Por eso mismo, hace falta repetir la letanía y no errar la estrategia: España es irreformable. El ejemplo más preciso de esta realidad pétrea es la historia del reyezuelo comisionista y defraudador, que ahora se ríe de la ciudadanía desde una dictadura del petrodólar. Juan Carlos es la metáfora más descarnada de esta España irresoluble, asentada en unos cimientos profundamente podridos: lo coloca en el trono un fascista que se mantuvo en el poder encima de un foso de centenares de miles de asesinatos; desde el primer minuto aprovecha el cargo para cobrar todo tipo de comisiones, fortalecer los vínculos con los amigos más siniestros —Kashoggis incluidos— y enriquecerse de la manera más indecorosa; comisiones, amantes, viajes de lujo pagados con dinero público, fraude a Hacienda, y todo perpetrado con total impunidad, amparado por las estructuras del Estado que lo protegen de sus miserias; los abusos que ha cometido durante décadas han estado también amparados por el silencio de los periodistas, tan amordazados como la ciudadanía; y, finalmente, cuando se abre un poco la rendija y salen los fantasmas, el Estado le paga la huida, la protección y la vida de lujo. Y después vuelve a España, se pasea con los amigos de farra, muestra su lujuria económica y se vuelve al país del tirano islámico cargado de marisco gallego, por aquello del amor patrio. Juan Carlos es una caricatura patética y enfermiza de una España sin conciencia crítica, totalmente amordazada, incapaz de reaccionar ante su propia decadencia. Es la esencia de la decadencia de un Estado que nació por la conquista, se impuso por las armas y se ha mantenido mediante la represión. Y en esta España secularmente reaccionaria y ferozmente insensible al latido de otras naciones, solo tenemos cabida si dejamos de ser catalanes.
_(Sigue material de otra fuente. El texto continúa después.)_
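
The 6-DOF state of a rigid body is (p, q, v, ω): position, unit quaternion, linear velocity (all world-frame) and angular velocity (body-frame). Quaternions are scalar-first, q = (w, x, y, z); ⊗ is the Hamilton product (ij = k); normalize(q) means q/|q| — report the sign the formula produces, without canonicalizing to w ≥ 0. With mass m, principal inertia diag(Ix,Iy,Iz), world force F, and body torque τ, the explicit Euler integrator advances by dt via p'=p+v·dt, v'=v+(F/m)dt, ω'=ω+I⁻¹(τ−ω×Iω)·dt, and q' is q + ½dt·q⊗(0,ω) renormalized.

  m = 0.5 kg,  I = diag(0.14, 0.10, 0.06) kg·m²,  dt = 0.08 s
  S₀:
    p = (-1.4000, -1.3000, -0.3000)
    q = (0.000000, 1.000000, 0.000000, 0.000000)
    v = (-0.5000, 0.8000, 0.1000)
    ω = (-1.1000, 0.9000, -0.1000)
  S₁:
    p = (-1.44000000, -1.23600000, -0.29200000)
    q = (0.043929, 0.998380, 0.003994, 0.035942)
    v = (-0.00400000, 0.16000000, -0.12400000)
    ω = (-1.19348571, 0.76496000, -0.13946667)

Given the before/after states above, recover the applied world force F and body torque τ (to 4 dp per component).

F = (3.1000, -4.0000, -1.4000)
τ = (-0.1600, -0.1600, 0.0100)

rate change Δω = (-0.09348571, -0.13504000, -0.03946667)
τ = I·(Δω/dt) + ω₀×(Iω₀) = (-0.1600, -0.1600, 0.0100)
Δv = v₁−v₀ = (0.49600000, -0.64000000, -0.22400000)
m·(v₁−v₀)/dt = (3.1000, -4.0000, -1.4000)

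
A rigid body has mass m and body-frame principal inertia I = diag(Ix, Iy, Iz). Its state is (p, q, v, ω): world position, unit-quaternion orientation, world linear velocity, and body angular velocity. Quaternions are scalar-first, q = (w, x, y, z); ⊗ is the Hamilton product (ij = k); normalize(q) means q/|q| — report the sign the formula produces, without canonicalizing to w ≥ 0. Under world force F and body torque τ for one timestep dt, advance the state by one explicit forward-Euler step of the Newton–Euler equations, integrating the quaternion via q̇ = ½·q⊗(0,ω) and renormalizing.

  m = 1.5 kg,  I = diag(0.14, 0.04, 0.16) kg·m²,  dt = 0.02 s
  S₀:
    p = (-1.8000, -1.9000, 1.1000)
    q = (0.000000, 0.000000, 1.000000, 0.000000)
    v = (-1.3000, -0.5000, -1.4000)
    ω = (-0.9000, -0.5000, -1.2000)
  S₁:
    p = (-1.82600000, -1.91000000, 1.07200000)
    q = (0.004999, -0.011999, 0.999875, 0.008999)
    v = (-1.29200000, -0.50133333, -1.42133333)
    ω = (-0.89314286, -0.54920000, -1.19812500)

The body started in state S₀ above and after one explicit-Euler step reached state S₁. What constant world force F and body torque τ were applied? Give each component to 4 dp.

F = (0.6000, -0.1000, -1.6000)
τ = (0.1200, -0.1200, -0.0300)

rate change Δω = (0.00685714, -0.04920000, 0.00187500)
applied torque τ = (0.1200, -0.1200, -0.0300)
v₁ − v₀ = (0.00800000, -0.00133333, -0.02133333)
applied force F = (0.6000, -0.1000, -1.6000)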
Esta es la encrucijada en el cual tenemos que situar la lucha catalana: o ceder y volver al autonomismo chabacano, lentamente convertidos en una mera provincia del reino, como somos ahora mismo; o confrontarnos y luchar, a pesar de las dificultades, por nuestra dignidad que, a la vez, es la lucha por la libertad. No existen los caminos del medio que defienden los vendedores de humo, solo son un atajo más que nos conduce a la irrelevancia.